Hon. Howard E. Pachman County Attorney, Suffolk County

This is in reply to your letter of May 11, 1979 in which you seek this office's opinion on the following: "Does CPLR sec 5231 authorizing income executions of 10% of gross income of $85.00 or more comply with the provisions of 16 U.S.C.A. sec 1673?" You further state:

"The federal statute and companion regulations set up a minimum standard below which wages are not subject to garnishment. The lesser of 25% of disposable income for the week or the amount by which disposable earnings exceed thirty times the minimum wage is subject to garnishment. Specifically, the schedule set up in 29 C.F.R. § 870.10 provides that as of January 1, 1979, `disposable income' of less than $87.00 is not subject to garnishment and `disposable income' over $87.00 but under $116.00 is only subject to garnishment on the difference between the two."

Garnishment proceedings in New York are subject to both State and Federal limitations.

Section 5231 (b) of the CPLR states, in part:

"(b) Issuance.

Where a judgment debtor is receiving or will receive more than 85 dollars per week from any person, an income execution for installments therefrom of not more than ten percent thereof may be issued * * *."

This section differs from the Federal Wage Garnishment Law,15 U.S.C. § 1671-77.

"§ 1673 (a) * * * the maximum part of the aggregate disposable earnings of an individual for any workweek which is subjected to garnishment may not exceed

(1) 25 per centum of his disposable earnings for that week or

(2) the amount by which his disposable earnings for that week exceed thirty times the Federal minimum hourly wage [30 × $2.90 or $87.00 in 1979].

* * *"

If there is a conflict between State and Federal law, the Supremacy Clause in Art. VI of the United States Constitution dictates that Federal law takes precedence. See Hodgson v Cleveland Municipal Ct.,326 F. Supp. 419 (ND, Ohio, 1971) and Hodgson v Hamilton Municipal Ct.,349 F. Supp. 1125 (SD, Ohio, 1972).

In our opinion, however, the Federal Wage Garnishment Law is only a limit on garnishments.

The State limitation on amount in CPLR § 5231 should apply whenever it results in a lower garnishment amount, since the garnishment of a smaller amount is not in conflict with the Federal statute.

It also is justified by language in Labor Department Wage-Hour Division Publication No. 1309, page 4, which states:

"For example, where a state law restriction on garnishment to a class of individuals such as householders results in a lesser amount subject to garnishment than under federal law, that law rather than the Federal restriction will be applicable.

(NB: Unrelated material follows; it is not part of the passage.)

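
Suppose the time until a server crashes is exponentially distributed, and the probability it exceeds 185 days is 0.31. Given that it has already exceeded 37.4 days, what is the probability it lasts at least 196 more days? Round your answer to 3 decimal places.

0.289

From e^(−λ·185) = 0.31, λ = −ln(0.31)/185 = 0.00633072.
Memoryless: P(X > 37.4+196 | X > 37.4) = P(X > 196) = e^(−0.00633072·196) ≈ 0.289.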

This rule applies even though the state laws in other respects imposes restrictions on garnishments less favorable than Federal law."

In Evans v Evans, 429 F. Supp. 580 (WD, Okla, 1976) and Crane v Crane,417 F. Supp. 40 (FD, Mich, 1976), the Court used the Oklahoma statute which was more restrictive in its limits on garnishment for child support. In other respects, the Oklahoma law was not more restrictive than Federal law, and in those areas Federal law would preempt the State law.

It is this office's opinion that the New York statute is viable and that the Federal statute serves only to limit. Accordingly, the proper way to determine the maximum amount of money which may be garnished from an individual's earnings is:

(1) compute the maximum amount allowable under State law, i.e., CPLR § 5231;

(2) compute the maximum amount allowable under Federal law, i.e., 15 U.S.C. § 1673; 29 C.F.R. Part 870;

(3) take the lower figure and use this as the maximum.